大崎下島は広島県の呉市に属し、島の一角に御手洗(みたらい)と呼ばれる地域がある。 江戸時代から昭和30年頃まで、風待ち・汐待ちの港として賑わったそうだ。
訪問日:2012年5月27日
レトロな家並みを今に残す
大崎下島の海岸線を走る道から一歩中に入ると、まるで大正とか昭和初期の時代にタイムスリップしたような錯覚に陥る。 そこには古い商家や大衆劇場、映画館、洋館などが、細い路地に軒を並べていた。
瀬戸内は潮流が速く、江戸時代の北前船などは、沖合の島で風待ちや汐待ちをする必要があったそうだ。
この御手洗は風待ち・汐待ちの港として賑わい、100人以上の芸妓を抱える待合茶屋も置かれていた。
しかし昭和に入り、船舶機関の発達により風待ち・汐待ちは不要となり、御手洗の町も寂れていったそうである。
港から見た御手洗地区
港側から見ると、普通の漁師町程度にしか見えない。
レトロ感たっぷりな家並み
町中に一歩入ると、レトロな家並みが続く。
家々の玄関口には小さなすだれが掛けられ、花が活けられている。
江戸時代の町家風景が残されているというが、1759年の大火で大半を焼失し、後に建て替えられたそうだ。
改造車? 車輪を見ると、以前は乳母車だったと思われる。 「子連れ狼」という漫画で、大五郎が乗っていた乳母車を連想する。
訪れたのは日曜の11時頃。 海岸沿いの駐車場には多くの車が停まっていたが、町中に入ると観光客は目立たない。
若胡子屋とお歯黒伝説
100人ほどの遊女がいたという茶屋「若胡子屋(わかえびすや)」。
遊女たちは「おちょろ舟」と呼ばれる小舟に乗り、港に停泊する千石船などに声をかけたという。
この若胡子屋の花魁が、お歯黒の準備に手間取ったお付きの禿(かむろ)に怒り、熱したお歯黒を飲ませてしまった。 どす黒い血を吐き、のたうち回る禿は、血まみれの手を壁について逃げようとしたが、やがて力尽きてその場でこと切れてしまった。
翌日から花魁が鏡の前に立つと、死んだ禿が鏡に映り「お歯黒つけなんしたか・・・」 さらに 禿が倒れた時に壁に付けたお歯黒の手形は、壁を何度塗り替えても浮かび上がってきたという。

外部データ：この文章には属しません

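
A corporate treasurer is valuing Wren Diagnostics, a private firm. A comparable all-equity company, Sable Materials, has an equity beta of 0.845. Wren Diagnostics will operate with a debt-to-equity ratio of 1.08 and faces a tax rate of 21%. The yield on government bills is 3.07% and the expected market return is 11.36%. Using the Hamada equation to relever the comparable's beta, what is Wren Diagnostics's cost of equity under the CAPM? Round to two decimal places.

16.05%

β_L = β_U × [1 + (1 − t)(D/E)] = 0.845 × [1 + (1 − 0.21) × 1.08]
    = 0.845 × [1 + 0.79 × 1.08] = 0.845 × 1.8532 = 1.5660
MRP = 11.36% − 3.07% = 8.29%
E(R) = R_f + β_L × MRP = 3.07% + 1.5660 × 8.29% = 16.05%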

若胡子屋の前の通り。 今は閑散としているが、昔は人波が絶えなかったのだろう。
乙女座 芝居小屋が残っている
昭和12年に劇場として建てられた「乙女座」。 外観はモダンな佇まいだが、館内は畳敷きといった和の風情たっぷりの空間である。
一時は映画館や選果場に転用されたが当初の姿に復元された。 もちろん花道や桟敷、奈落といった芝居小屋の機能も持っている。
昭和レトロな時計屋さん
赤い時計の看板が目を引く、明治時代創業という松浦時計店。
正しくは「新光時計店」だそうで、今でも全国から時計修理が持ち込まれ、「時計の駆け込み寺」としてマスコミなどに登場する。

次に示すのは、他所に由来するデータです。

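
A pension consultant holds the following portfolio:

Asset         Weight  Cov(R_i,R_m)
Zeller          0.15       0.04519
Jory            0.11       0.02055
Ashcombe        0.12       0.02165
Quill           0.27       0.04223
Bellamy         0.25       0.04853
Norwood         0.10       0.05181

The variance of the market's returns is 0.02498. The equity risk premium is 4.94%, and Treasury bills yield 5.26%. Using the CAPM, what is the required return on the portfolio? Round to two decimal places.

β_Zeller = 0.04519 / 0.02498 = 1.8090
β_Jory = 0.02055 / 0.02498 = 0.8227
β_Ashcombe = 0.02165 / 0.02498 = 0.8667
β_Quill = 0.04223 / 0.02498 = 1.6906
β_Bellamy = 0.04853 / 0.02498 = 1.9428
β_Norwood = 0.05181 / 0.02498 = 2.0741
β_P = Σ w_i β_i = 0.15×1.8090 + 0.11×0.8227 + 0.12×0.8667 + 0.27×1.6906 + 0.25×1.9428 + 0.10×2.0741 = 1.6154
E(R_P) = R_f + β_P × MRP = 5.26% + 1.6154 × 4.94% = 13.24%

13.24%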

大正時代に建てられた越智医院。 今は営業していない。
右側は、元薩摩藩船宿の脇屋。 江戸末期に大久保利通も立ち寄ったといわれている。
千砂子波止と高灯篭
江戸時代後期に広島藩が築いた防波堤「千砂子波止」。 「ちさごはと」と読む。 防波堤の突端に立つ高灯篭は、平成3年の台風で流されたために再建したものだそうだ。
御手洗地区は徒歩で十分に回れる広さである。 レトロ感あふれる家並みを持つ小路をゆっくりと散策し、海辺に出て「千砂子波止」に腰かけ、ぼぉ~っと海を眺める。
歴史を感じながら、ゆったりとした時の流れを楽しめる町歩きであった。